Hi PRR,
thanks you so much for your replies
It would help to know if the hum and hi-cut are in the direct path, the reverb, or both. There are two stages in common and 2 not.
Hum is present at the output with or without reverb added to the Dry Signal
Lo-Fi Sound (high cut) is present at the output also with or without reverb, but it's more pronounced on the FX. Changing the stock reverb tank improves that dramatically. I'm trying to improve the unit in this regard if possible besides changing the reverb tank.
Also I'm not using it for guitar most of the time, it's for mixing music, so parts that limit the Freq range based on the guitar signal could be made to limit a big higher for my needs.
Be aware that I know how spring reverbs are supposed to sound, when I say this unit sounds Lo-Fi in stock form, is by comparing it to all the other spring reverbs I used and not comparing it to a 480L Lexicon Digital Reverb.
It clearly was "too bright" once. The "Character" switch dulls the reverb return.
Yes, that character switch is a high cut switch.
I don't know if it was too bright or not at some point, maybe they just thought it was a good idea in 56.
My switch was broken so I wired that directly without going through any cap
Decrease the input resistors, 470K is absurd.
A Fender 2-jack needs new jacks to get the switching.
Yes I also thought that.
I will replace the jacks.
Should I do Hi and Lo switch, or just have one input jack with 33K?
0.02u after V1a is NBD.
The 100K-0.02uFd dropper to V1a may be an issue. Gain *rises* below 80Hz. I would use a substantial cap here.
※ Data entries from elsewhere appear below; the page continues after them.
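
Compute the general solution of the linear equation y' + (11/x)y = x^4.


P(x) = 11/x ⇒ μ = x^11.
(x^11 y)' = x^15 ⇒ x^11 y = x^16/(16) + C.
Solve for y: y = (1/16)x^5 + C/x^11.


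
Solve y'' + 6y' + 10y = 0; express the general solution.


Characteristic equation: r² + 6r + 10 = 0.
Discriminant is negative; roots r = -3 ± 1i (complex conjugate pair).
General solution uses e^(α x)(C₁ cos(β x) + C₂ sin(β x)): y = e^(-3x)(C₁cos(x) + C₂sin(x)).


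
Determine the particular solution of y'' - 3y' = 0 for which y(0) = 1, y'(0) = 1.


Characteristic roots of r² - 3r = 0 are 3, 0.
General solution y = c₁ e^(3x) + c₂.
Apply y(0) = 1: c₁ + c₂ = 1. Apply y'(0) = 1: 3 c₁ + 0 c₂ = 1.
Solve: c₁ = 1/3, c₂ = 2/3.
Particular solution: y = (1/3)e^(3x) + 2/3.


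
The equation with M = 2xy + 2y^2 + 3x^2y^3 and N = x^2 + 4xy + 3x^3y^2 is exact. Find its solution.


Check exactness: ∂M/∂y = 2x + 4y + 9x^2y^2 and ∂N/∂x = 2x + 4y + 9x^2y^2; equal, so the equation is exact.
Integrate M with respect to x (treating y as constant): ∫M dx = x^2y + 2xy^2 + x^3y^3 + h(y).
Differentiate w.r.t. y and set equal to N: all terms match, so h'(y) = 0 and h is a constant absorbed into C.
General solution: x^2y + 2xy^2 + x^3y^3 = C.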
Likewise at V2 Note 7. They must have been trying to use-up odd value paper caps. At today's prices 5uFd-20uFd would be a better choice.
Sorry PRR, what does "NBD" stands for? I just got "New Bass Day" on the web.
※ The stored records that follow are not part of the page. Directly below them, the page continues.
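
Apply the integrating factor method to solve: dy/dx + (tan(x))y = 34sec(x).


P(x) = tan(x) ⇒ μ = e^(∫tan(x)dx) = sec(x).
(sec(x) y)' = 34sec²(x) ⇒ sec(x) y = 34tan(x) + C.
Multiply by cos(x): y = 34sin(x) + C·cos(x).


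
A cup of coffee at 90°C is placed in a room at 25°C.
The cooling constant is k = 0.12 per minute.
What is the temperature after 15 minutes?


Newton's law: dT/dt = -k(T - T_a) has solution T(t) = T_a + (T₀ - T_a)e^(-kt).
Plug in T_a = 25, T₀ = 90, k = 0.12, t = 15: T(15) = 25 + (65)e^(-1.80) ≈ 35.7°C.


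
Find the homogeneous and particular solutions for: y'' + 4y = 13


Homogeneous part: r² + 4 = 0 ⇒ r = ±2i, so y_h = C₁cos(2x) + C₂sin(2x).
Try constant y_p = A; plug in: 4A = 13 ⇒ A = 13/4.
General solution: y = C₁cos(2x) + C₂sin(2x) + 13/4.


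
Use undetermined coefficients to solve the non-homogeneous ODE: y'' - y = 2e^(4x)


Characteristic roots of r² - 1 = 0 are -1, 1.
y_h = C₁e^(-x) + C₂e^(x).
Forcing exponent 4 is not a characteristic root; try y_p = Ae^(4x).
Substitute: A·(16 + (0)·4 + (-1)) = A·15 = 2, so A = 2/15.
General solution: y = C₁e^(-x) + C₂e^(x) + (2/15)e^(4x).


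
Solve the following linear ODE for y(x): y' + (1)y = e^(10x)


P(x) = 1 ⇒ μ = e^(x).
(μ y)' = e^(11x) ⇒ μ y = e^(11x)/11 + C.
Divide by μ: y = (1/11)e^(10x) + Ce^(-x).


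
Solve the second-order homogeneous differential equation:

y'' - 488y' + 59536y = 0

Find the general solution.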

I also thought some of those caps were paper caps,but it seems they are Mylar caps. Most of the caps used are Ceramic caps.
Theres 2x 1uf, 1x 0.05uf and 1x 0.1 Mylar "Standard" branded caps.
PSU caps + 3x 35uf/50V were electrolytic
you can check the mylar "standard" caps here:
http://el34world.com/Forum/index.php?topic=21305.msg225912#msg225912>
NOTE 9 1.1M resistor fitted ...Is this setting the Output impedance?That just bleeds the DC leakage from the cap. The output impedance is the cathode impedance, a few K, plus the cap impedance. It is plenty low. If the 1Meg is not bleeding DC you get a pop when you plug-in. If so, replace the cap. (Again I bet they were using-up odd values found in the factory.)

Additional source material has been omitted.